Risk of Leaching in Soils Amended by Compost and Digestate from Municipal Solid Waste

1Escuela Técnica Superior de Ingenieros Agrónomos, Universidad Politécnica de Madrid, Ciudad Universitaria sn, 28040 Madrid, Spain
2CEIGRAM, Campus Sur de Prácticas de la E.T.S. Ingenieros Agrónomos, Universidad Politécnica de Madrid, Ciudad Universitaria, 28040 Madrid, Spain

Received 26 March 2014; Accepted 19 May 2014; Published 3 June 2014

Academic Editor: Antonio Paz González

Copyright © 2014 Marta García-Albacete et al. This is an open access article distributed under the Creative Commons Attribution License, which permits unrestricted use, distribution, and reproduction in any medium, provided the original work is properly cited.

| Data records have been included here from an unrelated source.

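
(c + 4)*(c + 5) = c^2 + 9*c + 20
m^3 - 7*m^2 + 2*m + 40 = (m - 5)*(m - 4)*(m + 2)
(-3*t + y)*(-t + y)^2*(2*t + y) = -6*t^4 + 11*t^3*y - 3*t^2*y^2 - 3*t*y^3 + y^4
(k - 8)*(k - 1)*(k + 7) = k^3 - 2*k^2 - 55*k + 56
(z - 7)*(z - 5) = z^2 - 12*z + 35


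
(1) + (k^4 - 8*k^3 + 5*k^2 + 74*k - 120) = k^4 - 8*k^3 + 5*k^2 + 74*k - 119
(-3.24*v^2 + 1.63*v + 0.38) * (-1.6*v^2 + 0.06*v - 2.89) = 5.184*v^4 - 2.8024*v^3 + 8.8534*v^2 - 4.6879*v - 1.0982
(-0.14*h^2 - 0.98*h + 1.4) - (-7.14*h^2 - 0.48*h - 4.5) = 7.0*h^2 - 0.5*h + 5.9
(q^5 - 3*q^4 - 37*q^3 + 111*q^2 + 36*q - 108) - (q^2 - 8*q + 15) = q^5 - 3*q^4 - 37*q^3 + 110*q^2 + 44*q - 123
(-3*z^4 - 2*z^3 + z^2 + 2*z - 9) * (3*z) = -9*z^5 - 6*z^4 + 3*z^3 + 6*z^2 - 27*z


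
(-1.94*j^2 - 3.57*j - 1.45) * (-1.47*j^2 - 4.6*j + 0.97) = 2.8518*j^4 + 14.1719*j^3 + 16.6717*j^2 + 3.2071*j - 1.4065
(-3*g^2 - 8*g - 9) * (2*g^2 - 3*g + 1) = -6*g^4 - 7*g^3 + 3*g^2 + 19*g - 9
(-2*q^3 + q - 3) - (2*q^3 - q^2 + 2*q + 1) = -4*q^3 + q^2 - q - 4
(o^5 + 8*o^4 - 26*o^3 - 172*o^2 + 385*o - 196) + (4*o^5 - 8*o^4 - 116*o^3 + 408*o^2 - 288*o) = 5*o^5 - 142*o^3 + 236*o^2 + 97*o - 196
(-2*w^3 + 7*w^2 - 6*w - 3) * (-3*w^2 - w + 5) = 6*w^5 - 19*w^4 + w^3 + 50*w^2 - 27*w - 15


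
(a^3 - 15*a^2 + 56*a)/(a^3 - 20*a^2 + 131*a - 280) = a/(a - 5)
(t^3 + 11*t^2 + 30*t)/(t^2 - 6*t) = (t^2 + 11*t + 30)/(t - 6)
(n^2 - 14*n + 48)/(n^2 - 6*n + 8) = (n^2 - 14*n + 48)/(n^2 - 6*n + 8)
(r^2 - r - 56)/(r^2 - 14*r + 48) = (r + 7)/(r - 6)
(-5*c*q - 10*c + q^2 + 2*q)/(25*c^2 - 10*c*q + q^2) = (q + 2)/(-5*c + q)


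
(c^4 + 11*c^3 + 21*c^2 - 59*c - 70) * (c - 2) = c^5 + 9*c^4 - c^3 - 101*c^2 + 48*c + 140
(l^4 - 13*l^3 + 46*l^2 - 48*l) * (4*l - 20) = 4*l^5 - 72*l^4 + 444*l^3 - 1112*l^2 + 960*l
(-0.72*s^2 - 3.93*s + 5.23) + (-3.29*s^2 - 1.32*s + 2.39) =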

New European directives have proposed the direct application of compost and digestate produced from municipal solid wastes as organic matter sources in agricultural soils. Therefore information about phosphorus leaching from these residues when they are applied to the soil is increasingly important. Leaching experiments were conducted to determine the P mobility in compost and digestate mixtures, supplying equivalent amounts to 100 kg P ha−1 to three different types of soils. The tests were performed in accordance with CEN/TS 14405:2004 analyzing the maximum dissolved reactive P and the kinetic rate in the leachate. P biowaste fractionation indicated that digestate has a higher level of available P than compost has. In contrast, P losses in leaching experiments with soil-compost mixtures were higher than in soil-digestate mixtures. For both wastes, there was no correlation between dissolved reactive P lost and the water soluble P. The interaction between soil and biowaste, the long experimentation time, and the volume of leachate obtained caused the waste’s wettability to become an influential parameter in P leaching behavior. The overall conclusion is that kinetic data analysis provides valuable information concerning the sorption mechanism that can be used for predicting the large-scale behavior of soil systems.